Hack: make Jackalope

Quiz Score

59/70

Quiz Corrections

• Question 23 - True Statement About the Internet

Answer B is correct . I think I got this wrong because in the answer I chose, it said that the Internet uses propietary protocalls but I didn’t know that propietary was referring to ownership. The Internet was designed to be scalable, using open protocols to easily connect additional computing devices to the network.

• Question 25 - Result of Iteration Statements

Answer D is correct because the procedure initially sets result to 1 and j to 2. In the REPEAT UNTIL loop, result is first assigned the sum of result and j, or 1 + 2. The value of j is then increased to 3. In each subsequent iteration of the loop, result is increased by each successive value of j (3, 4, 5, etc.) until j exceeds n. Therefore, the procedure returns the sum of the integers from 1 to n.

• Question 26 - Algorithm not suited for parallel computing

I got this one wrong because I forgot what parallel computing was. After searching it up, I know that answer A is correct because the efficiency of a parallel computing solution is limited by the sequential portion of the solution. Therefore, the solution is completely sequential and does not benefit from parallel computing.

• Question 37 - Which is not a possible value displayed

I got this one wrong because I looked over the IF ELSE statement. Answer C is correct. Carrot can only be displayed when the expression (n > 10) is false and the expression (n > 100) is true. If n is not greater than 10, it cannot be greater than 100, and so “carrot” can never be displayed.

• Question 38 - Situation where simulation is unsuitable

I got this one wrong because I wasn’t aware of when a simulation is most beneficial. Answer D is correct because simulations are most useful when real-world events are impractical. A simulation is unlikely to be appropriate if continuous real-world data is needed.

• Question 42 - Iterate over integerList

I got this one wrong because I didn’t know what the expression (item MOD 2) really did. Answer A is correct because the expression (item MOD 2) evaluates to 1 for odd values and evaluates to 0 for even values.

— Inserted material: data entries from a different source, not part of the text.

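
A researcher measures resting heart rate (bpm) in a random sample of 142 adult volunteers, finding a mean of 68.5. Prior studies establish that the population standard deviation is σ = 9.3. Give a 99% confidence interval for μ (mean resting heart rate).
(66.49, 70.51)

z-interval (σ known):
z* = 2.576 for 99% confidence

Margin of error = z* · σ/√n = 2.576 · 9.3/√142 = 2.01

CI: (68.5 - 2.01, 68.5 + 2.01) = (66.49, 70.51)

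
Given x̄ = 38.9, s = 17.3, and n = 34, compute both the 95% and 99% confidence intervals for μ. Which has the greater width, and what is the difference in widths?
99% CI is wider by 4.14

df = 33
95% CI: t* = 2.035, (32.86, 44.94), width = 2 · t* · s/√n = 12.08
99% CI: t* = 2.733, (30.79, 47.01), width = 2 · t* · s/√n = 16.22

The 99% CI is wider by 16.22 - 12.08 = 4.14.
Higher confidence requires a wider interval.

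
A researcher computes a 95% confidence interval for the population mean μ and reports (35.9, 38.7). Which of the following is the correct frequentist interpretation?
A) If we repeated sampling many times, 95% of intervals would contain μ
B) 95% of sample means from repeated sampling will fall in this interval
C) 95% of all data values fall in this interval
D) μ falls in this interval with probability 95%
A

A) Correct — this is the frequentist long-run coverage interpretation.
B) Wrong — coverage applies to intervals containing μ, not to future x̄ values.
C) Wrong — a CI is about the parameter μ, not individual data values.
D) Wrong — μ is fixed; the randomness lives in the interval, not in μ.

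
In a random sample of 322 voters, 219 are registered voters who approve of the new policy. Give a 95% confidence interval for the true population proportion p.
(0.629, 0.731)

Proportion CI:
p̂ = 219/322 = 0.68012
SE = √(p̂(1-p̂)/n) = √(0.68012 · 0.31988 / 322) = 0.02599

z* = 1.960
Margin = z* · SE = 1.960 · 0.02599 = 0.0509

CI: 0.68012 ± 0.0509 = (0.629, 0.731)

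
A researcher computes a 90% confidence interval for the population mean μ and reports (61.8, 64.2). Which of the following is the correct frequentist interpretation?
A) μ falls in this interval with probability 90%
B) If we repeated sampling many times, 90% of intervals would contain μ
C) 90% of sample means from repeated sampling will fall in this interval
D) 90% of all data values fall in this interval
B

A) Wrong — μ is fixed; the randomness lives in the interval, not in μ.
B) Correct — this is the frequentist long-run coverage interpretation.
C) Wrong — coverage applies to intervals containing μ, not to future x̄ values.
D) Wrong — a CI is about the parameter μ, not individual data values.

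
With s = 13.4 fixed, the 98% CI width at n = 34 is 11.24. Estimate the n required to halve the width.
n ≈ 136

CI width ∝ 1/√n
To reduce width by factor 2, need √n to grow by 2 → need 2² = 4 times as many samples.

Current: n = 34, width = 11.24
New: n = 136, width ≈ 5.41

Width reduced by factor of 11.24/5.41 = 2.08.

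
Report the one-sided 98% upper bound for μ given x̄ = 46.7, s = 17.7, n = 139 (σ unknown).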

As a result, the code segment adds 1 to result for each odd value in integerList.

• Question 52 - Binary Search on a list of 128 items

I got this one wrong because I forgot how a binary search element worked. Answer B is correct. The binary search algorithm starts at the middle of the list and repeatedly eliminates half the elements until the desired value is found or all elements have been eliminated. For a list with 128 elements, the list will be cut in half a maximum of 7 times. 128,64,32,16,8,4,2,

• Question 55 - Move element from end of list to beginning

Answer C is correct. This code segment assigns the value of the last element of the list to the variable temp, then removes the last element of the list, then inserts temp as the first element of the list.

• Question 67 - Behavior of blue orange purple spinner

Answer A was correct but answer C was not. The Correct answer was A and D. I didn’t include the fact that if the first spin isn’t 1, then it needs to spin again to a value in between 1 and 2 inclusive.

• Question 68 - Error in remove duplicates code segment

I think I just read over the NOT part of the question and got both of them wrong. Answers A and C are correct. Answer A is correct because as it iterates over from right to left, it removes the sixth, forth, and second element resulting in [10,20,10] which still contains duplicates. Answer D is correct because as it itereates it won’t remove any adjacent elements even though 40 appears twice.

• Question 70 - Remove nth character from oldStr

Answer C was correct but Answer A was also correct, not B. Answer A was correct because the code segment assigns the characters to the left of position n to the variable left and the characters to the right of position n to the variable right. It then concatenates left and right and assigns the result to newStr.